6 oz Chicken Thigh (skinless)

1/2 cup Canned Chickpeas (drained)

1/2 cup Red Bell Pepper, sliced

1/2 cup Zucchini, sliced

1/4 piece Red Onion, sliced

1/2 cup Cherry Tomatoes

1 tsp Olive Oil

1 tsp Dried Oregano

1 tsp Dried Basil

Salt and Black Pepper to taste

PREPARATION

  • 1

    Preheat your oven to 400°F (200°C).

  • 2

    Pat the chicken thigh dry and season with salt, pepper, dried oregano, and dried basil.

  • 3

    Heat a small oven-safe skillet over medium-high heat and sear the chicken thigh for 2-3 minutes on each side until lightly browned.

  • 4

    In a bowl, combine chickpeas, red bell pepper, zucchini, red onion, and cherry tomatoes. Drizzle with olive oil, and season with a pinch of salt and pepper.

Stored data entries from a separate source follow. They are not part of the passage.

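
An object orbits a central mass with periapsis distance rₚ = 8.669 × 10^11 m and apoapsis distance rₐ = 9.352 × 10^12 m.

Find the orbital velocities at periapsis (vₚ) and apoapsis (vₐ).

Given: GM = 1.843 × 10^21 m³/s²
rₚ = 8.669 × 10^11 m
rₐ = 9.352 × 10^12 m
GM = 1.843 × 10^21 m³/s²
a = (rₚ + rₐ)/2 = 5.10945 × 10^12 m
Vis-viva: v² = GM (2/r − 1/a)
vₚ² = 1.843 × 10^21 × (2.30707 × 10^-12 − 1.95716 × 10^-13) = 3.89123 × 10^9 m²/s²
vₚ = 62379.7 m/s ≈ 62.38 km/s
vₐ² = 1.843 × 10^21 × (2.13858 × 10^-13 − 1.95716 × 10^-13) = 3.34361 × 10^7 m²/s²
vₐ = 5782.4 m/s ≈ 5.782 km/s

Final answer: vₚ = 62.38 km/s, vₐ = 5.782 km/s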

Toss to coat evenly.

  • 5

    Transfer the vegetable mixture around the chicken in the skillet.

  • 6

    Roast in the preheated oven for 20-25 minutes or until the chicken is cooked through and the vegetables are tender.

  • 7

    Remove from the oven, let rest for a few minutes, then serve warm.